Fiberforge announces a strategic collaboration with Fraunhofer Institute for Chemical Technology (ICT) in Germany
Jun 30 2010
Fiberforge announces a strategic collaboration with Fraunhofer Institute for Chemical Technology (ICT) in Pfinztal Germany GLENWOOD SPRINGS, CO — 29 June 2010. Fiberforge announces today that Fraunhofer ICT and Fiberforge have started a strategic collaboration on R&D projects for various industries such as, automotive and aerospace. As part of this collaboration, Fraunhofer ICT will be installing a RELAY® Station 2000 at its state-of-the-art thermoplastics research center. This will be the first RELAY Station installation in Europe offering clients the ability to develop and demonstrate the production of thermoplastic advanced composite structures upward of 2 m x 2 m (80 in. x 80 in.) in size on a full-scale production work cell.
The RELAY (Rapid, Efficient, Layup) Station creates tailored multi-ply preforms from unidirectional thermoplastic prepreg tape that can then be formed into a final part. Unidirectional tape combines a reinforcing fiber, such as glass and carbon fiber, with any of a variety of thermoplastic resin types, such as Polypropylene, Polyamide, or PEEK. Tailored blanks™ can be made with locally varying thickness and fiber orientation to maximize structural performance. The fully automated RELAY Station reduces the labor intensity of advanced composite part manufacturing, thus expanding the commercial reach of these materials into higher volume markets and products. Tailored blanks can also be used as structural inserts in injection and compression molded parts for cost and shape-stiffness optimized solutions.

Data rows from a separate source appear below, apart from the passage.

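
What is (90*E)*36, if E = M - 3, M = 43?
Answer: 129600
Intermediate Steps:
E = 40 (E = 43 - 3 = 40)
(90*E)*36 = (90*40)*36 = 3600*36 = 129600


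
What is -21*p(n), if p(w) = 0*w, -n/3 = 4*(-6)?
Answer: 0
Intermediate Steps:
n = 72 (n = -12*(-6) = -3*(-24) = 72)
p(w) = 0
-21*p(n) = -21*0 = 0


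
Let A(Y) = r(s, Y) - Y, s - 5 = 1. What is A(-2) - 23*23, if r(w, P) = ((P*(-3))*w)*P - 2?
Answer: -601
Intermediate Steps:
s = 6 (s = 5 + 1 = 6)
r(w, P) = -2 - 3*w*P**2 (r(w, P) = ((-3*P)*w)*P - 2 = (-3*P*w)*P - 2 = -3*w*P**2 - 2 = -2 - 3*w*P**2)
A(Y) = -2 - Y - 18*Y**2 (A(Y) = (-2 - 3*6*Y**2) - Y = (-2 - 18*Y**2) - Y = -2 - Y - 18*Y**2)
A(-2) - 23*23 = (-2 - 1*(-2) - 18*(-2)**2) - 23*23 = (-2 + 2 - 18*4) - 529 = (-2 + 2 - 72) - 529 = -72 - 529 = -601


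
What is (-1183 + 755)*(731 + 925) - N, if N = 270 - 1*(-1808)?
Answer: -710846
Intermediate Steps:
N = 2078 (N = 270 + 1808 = 2078)
(-1183 + 755)*(731 + 925) - N = (-1183 + 755)*(731 + 925) - 1*2078 = -428*1656 - 2078 = -708768 - 2078 = -710846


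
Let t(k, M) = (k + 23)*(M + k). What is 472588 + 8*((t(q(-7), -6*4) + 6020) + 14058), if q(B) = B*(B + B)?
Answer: 704844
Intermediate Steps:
q(B) = 2*B**2 (q(B) = B*(2*B) = 2*B**2)
t(k, M) = (23 + k)*(M + k)
472588 + 8*((t(q(-7), -6*4) + 6020) + 14058) = 472588 + 8*((((2*(-7)**2)**2 + 23*(-6*4) + 23*(2*(-7)**2) + (-6*4)*(2*(-7)**2)) + 6020) + 14058) = 472588 + 8*((((2*49)**2 + 23*(-24) + 23*(2*49) - 48*49) + 6020) + 14058) = 472588 + 8*(((98**2 - 552 + 23*98 - 24*98) + 6020) + 14058) = 472588 + 8*(((9604 - 552 + 2254 - 2352) + 6020) + 14058) = 472588 + 8*((8954 + 6020) + 14058) = 472588 + 8*(14974 + 14058) = 472588 + 8*29032 = 472588 + 232256 = 704844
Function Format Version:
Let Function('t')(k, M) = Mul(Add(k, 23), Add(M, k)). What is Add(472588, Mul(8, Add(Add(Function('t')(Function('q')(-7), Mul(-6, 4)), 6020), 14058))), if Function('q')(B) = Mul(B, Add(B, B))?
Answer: 704844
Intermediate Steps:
Function('q')(B) = Mul(2, Pow(B, 2)) (Function('q')(B) = Mul(B, Mul(2, B)) = Mul(2, Pow(B, 2)))
Function('t')(k, M) = Mul(Add(23, k), Add(M, k))
Add(472588, Mul(8, Add(Add(Function('t')(Function('q')(-7), Mul(-6, 4)), 6020), 14058))) = Add(472588, Mul(8, Add(Add(Add(Pow(Mul(2, Pow(-7, 2)), 2), Mul(23, Mul(-6, 4)), Mul(23, Mul(2, Pow(-7, 2))), Mul(Mul(-6, 4), Mul(2, Pow(-7, 2)))), 6020), 14058))) = Add(472588, Mul(8, Add(Add(Add(Pow(Mul(2, 49), 2), Mul(23, -24), Mul(23, Mul(2, 49)), Mul(-24, Mul(2, 49))), 6020), 14058))) = Add(472588, Mul(8, Add(Add(Add(Pow(98, 2), -552, Mul(23, 98), Mul(-24, 98)), 6020), 14058))) = Add(472588, Mul(8, Add(Add(Add(9604, -552, 2254, -2352), 6020), 14058))) = Add(472588, Mul(8, Add(Add(8954, 6020), 14058))) = Add(472588, Mul(8, Add(14974, 14058))) = Add(472588, Mul(8, 29032)) = Add(472588, 232256) = 704844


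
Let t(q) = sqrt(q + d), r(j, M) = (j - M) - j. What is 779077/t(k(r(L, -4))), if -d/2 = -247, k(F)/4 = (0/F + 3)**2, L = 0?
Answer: 779077*sqrt(530)/530 ≈ 33841.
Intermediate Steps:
r(j, M) = -M
k(F) = 36 (k(F) = 4*(0/F + 3)**2 = 4*(0 + 3)**2 = 4*3**2 = 4*9 = 36)
d = 494 (d = -2*(-247) = 494)
t(q) = sqrt(494 + q) (t(q) = sqrt(q + 494) = sqrt(494 + q))
779077/t(k(r(L, -4))) = 779077/(sqrt(494 + 36)) = 779077/(sqrt(530)) = 779077*(sqrt(530)/530) = 779077*sqrt(530)/530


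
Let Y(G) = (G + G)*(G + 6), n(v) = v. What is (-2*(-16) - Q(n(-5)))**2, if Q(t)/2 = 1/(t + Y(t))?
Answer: 232324/225 ≈ 1032.6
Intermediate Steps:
Y(G) = 2*G*(6 + G) (Y(G) = (2*G)*(6 + G) = 2*G*(6 + G))
Q(t) = 2/(t + 2*t*(6 + t))
(-2*(-16) - Q(n(-5)))**2 = (-2*(-16) - 2/((-5)*(13 + 2*(-5))))**2 = (32 - 2*(-1)/(5*(13 - 10)))**2 = (32 - 2*(-1)/(5*3))**2 = (32 - 1*(-2/15))**2 = (32 + 2/15)**2 = (482/15)**2 = 232324/225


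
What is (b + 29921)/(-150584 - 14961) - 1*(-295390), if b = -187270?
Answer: 48900494899/165545 ≈ 2.9539e+5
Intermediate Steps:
(b + 29921)/(-150584 - 14961) - 1*(-295390) = (-187270 + 29921)/(-150584 - 14961) - 1*(-295390) = -157349/(-165545) + 295390 = -157349*(-1/165545) + 295390 = 157349/165545 + 295390 = 48900494899/165545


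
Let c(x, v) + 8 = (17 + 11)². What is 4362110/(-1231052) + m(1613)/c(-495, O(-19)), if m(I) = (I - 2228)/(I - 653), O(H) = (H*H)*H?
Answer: -54172576043/15284741632 ≈ -3.5442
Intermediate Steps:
O(H) = H³ (O(H) = H²*H = H³)
c(x, v) = 776 (c(x, v) = -8 + (17 + 11)² = -8 + 28² = -8 + 784 = 776)
m(I) = (-2228 + I)/(-653 + I)
4362110/(-1231052) + m(1613)/c(-495, O(-19)) = 4362110/(-1231052) + ((-2228 + 1613)/(-653 + 1613))/776 = 4362110*(-1/1231052) + (-615/960)*(1/776) = -2181055/615526 + ((1/960)*(-615))*(1/776) = -2181055/615526 - 41/64*1/776 = -2181055/615526 - 41/49664 = -54172576043/15284741632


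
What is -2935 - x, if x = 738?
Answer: -3673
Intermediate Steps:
-2935 - x = -2935 - 1*738 = -2935 - 738 = -3673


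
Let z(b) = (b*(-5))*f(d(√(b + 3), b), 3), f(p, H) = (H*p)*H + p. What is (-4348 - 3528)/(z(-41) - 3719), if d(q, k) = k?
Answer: 716/7979 ≈ 0.089736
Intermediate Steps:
f(p, H) = p + p*H² (f(p, H) = p*H² + p = p + p*H²)
z(b) = -50*b² (z(b) = (b*(-5))*(b*(1 + 3²)) = (-5*b)*(b*(1 + 9)) = (-5*b)*(b*10) = (-5*b)*(10*b) = -50*b²)
(-4348 - 3528)/(z(-41) - 3719) = (-4348 - 3528)/(-50*(-41)² - 3719) = -7876/(-50*1681 - 3719) = -7876/(-84050 - 3719) = -7876/(-87769) = -7876*(-1/87769) = 716/7979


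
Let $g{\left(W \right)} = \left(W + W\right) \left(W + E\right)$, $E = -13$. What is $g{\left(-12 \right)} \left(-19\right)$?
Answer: $-11400$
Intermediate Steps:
$g{\left(W \right)} = 2 W \left(-13 + W\right)$ ($g{\left(W \right)} = \left(W + W\right) \left(W - 13\right) = 2 W \left(-13 + W\right)$)
$g{\left(-12 \right)} \left(-19\right) = 2 \left(-12\right) \left(-13 - 12\right) \left(-19\right) = 2 \left(-12\right) \left(-25\right) \left(-19\right) = 600 \left(-19\right) = -11400$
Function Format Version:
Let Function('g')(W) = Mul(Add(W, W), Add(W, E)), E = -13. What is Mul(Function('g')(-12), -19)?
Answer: -11400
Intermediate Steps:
Function('g')(W) = Mul(2, W, Add(-13, W)) (Function('g')(W) = Mul(Add(W, W), Add(W, -13)) = Mul(Mul(2, W), Add(-13, W)) = Mul(2, W, Add(-13, W)))
Mul(Function('g')(-12), -19) = Mul(Mul(2, -12, Add(-13, -12)), -19) = Mul(Mul(2, -12, -25), -19) = Mul(600, -19) = -11400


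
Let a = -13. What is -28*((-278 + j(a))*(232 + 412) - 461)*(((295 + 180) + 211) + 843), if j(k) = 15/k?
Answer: 100311470028/13 ≈ 7.7163e+9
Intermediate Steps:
-28*((-278 + j(a))*(232 + 412) - 461)*(((295 + 180) + 211) + 843) = -28*((-278 + 15/(-13))*(232 + 412) - 461)*(((295 + 180) + 211) + 843) = -28*((-278 + 15*(-1/13))*644 - 461)*((475 + 211) + 843) = -28*((-278 - 15/13)*644 - 461)*(686 + 843) = -28*(-3629/13*644 - 461)*1529 = -28*(-2337076/13 - 461)*1529 = -(-65605932)*1529/13 = -28*(-3582552501/13) = 100311470028/13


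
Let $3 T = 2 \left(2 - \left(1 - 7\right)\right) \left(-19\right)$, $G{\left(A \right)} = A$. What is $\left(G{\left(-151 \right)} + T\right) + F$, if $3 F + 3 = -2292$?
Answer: $- \frac{3052}{3} \approx -1017.3$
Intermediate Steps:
$F = -765$ ($F = -1 + \frac{1}{3} \left(-2292\right) = -1 - 764 = -765$)
$T = - \frac{304}{3}$ ($T = \frac{2 \left(2 - \left(1 - 7\right)\right) \left(-19\right)}{3} = \frac{2 \left(2 - -6\right) \left(-19\right)}{3} = \frac{2 \left(2 + 6\right) \left(-19\right)}{3} = \frac{2 \cdot 8 \left(-19\right)}{3} = \frac{16 \left(-19\right)}{3} = \frac{1}{3} \left(-304\right) = - \frac{304}{3} \approx -101.33$)
$\left(G{\left(-151 \right)} + T\right) + F = \left(-151 - \frac{304}{3}\right) - 765 = - \frac{757}{3} - 765 = - \frac{3052}{3}$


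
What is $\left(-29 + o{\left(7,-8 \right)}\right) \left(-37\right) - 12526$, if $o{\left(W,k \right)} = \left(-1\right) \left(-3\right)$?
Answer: $-11564$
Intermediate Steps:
$o{\left(W,k \right)} = 3$
$\left(-29 + o{\left(7,-8 \right)}\right) \left(-37\right) - 12526 = \left(-29 + 3\right) \left(-37\right) - 12526 = \left(-26\right) \left(-37\right) - 12526 = 962 - 12526 = -11564$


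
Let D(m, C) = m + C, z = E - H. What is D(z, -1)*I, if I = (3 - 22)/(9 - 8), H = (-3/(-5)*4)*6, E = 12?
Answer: 323/5 ≈ 64.600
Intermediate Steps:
H = 72/5 (H = (-3*(-⅕)*4)*6 = ((⅗)*4)*6 = (12/5)*6 = 72/5 ≈ 14.400)
z = -12/5 (z = 12 - 1*72/5 = 12 - 72/5 = -12/5 ≈ -2.4000)
D(m, C) = C + m
I = -19 (I = -19/1 = -19*1 = -19)
D(z, -1)*I = (-1 - 12/5)*(-19) = -17/5*(-19) = 323/5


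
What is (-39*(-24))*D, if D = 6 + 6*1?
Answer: 11232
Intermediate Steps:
D = 12 (D = 6 + 6 = 12)
(-39*(-24))*D = -39*(-24)*12 = 936*12 = 11232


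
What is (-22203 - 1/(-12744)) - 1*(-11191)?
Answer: -140336927/12744 ≈ -11012.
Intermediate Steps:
(-22203 - 1/(-12744)) - 1*(-11191) = (-22203 - 1*(-1/12744)) + 11191 = (-22203 + 1/12744) + 11191 = -282955031/12744 + 11191 = -140336927/12744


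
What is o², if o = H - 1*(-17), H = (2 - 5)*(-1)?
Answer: 400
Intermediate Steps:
H = 3 (H = -3*(-1) = 3)
o = 20 (o = 3 - 1*(-17) = 3 + 17 = 20)
o² = 20² = 400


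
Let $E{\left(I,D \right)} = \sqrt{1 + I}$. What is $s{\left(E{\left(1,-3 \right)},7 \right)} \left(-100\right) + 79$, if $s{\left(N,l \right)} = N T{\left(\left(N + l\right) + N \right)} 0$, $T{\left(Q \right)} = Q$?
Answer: $79$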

“With its long history of innovation in thermoplastic composite processing, complementary partnerships with other firms, extensive capital equipment, and staff of industry-leading composite experts, Fraunhofer ICT was a natural choice for establishing a development and demonstration centre in Europe,” says David Cramer, Fiberforge’s Chief Technology Officer. “Through this new partnership with Fraunhofer ICT, we will be able to work more easily with customers to apply the technology in new products and in combination with other thermoplastic processing technologies.”
Prof. Dr.-Ing. Frank Henning, Deputy Director of the Fraunhofer ICT explains the benefit on the European side: „Fiberforge’s innovative tape layup process opens up new possibilities for producing thermoplastic advanced composite parts in a fast and automated process. Combined with our expertise in other thermoplastic processing technologies, Fiberforge’s RELAY Station will expand our portfolio in the research and development of process technologies for fiber-reinforced plastics.”
Fraunhofer ICT Information
Fraunhofer ICT scientists carry out research and development work in the business areas of defense and security, air and space travel, automotive and transport technology, chemistry and process engineering, energy and environment. Fraunhofer ICT is one of the 59 institutes that currently make up the Fraunhofer Society.
Beside contract research for industry, the Fraunhofer ICT also works closely with commercial companies, often through research projects co-financed by the German government or the European Union.
Fiberforge is a technology company that is commercializing breakthrough manufacturing systems that enable the affordable production of lightweight advanced composite parts at high volumes. Fiberforge’s proprietary RELAY® Station—protected with multiple patents and trade secrets—produces parts with high fiber alignment, high fiber fraction, and long fiber length at high speed with minimal scrap. Fiberforge’s technology and its tailored blanks are protected by US patents (6,607,626, 6,939,423 and 7,235,149), US patents pending and International patents granted and pending.
Any projections and forward-looking statements in this release are based on best practice analysis and research from independent advisors to Fiberforge. The conclusions drawn, while the result of the best efforts of the staff of Fiberforge, are in no way a promise of delivery, and they can, and will, be changed according to future input.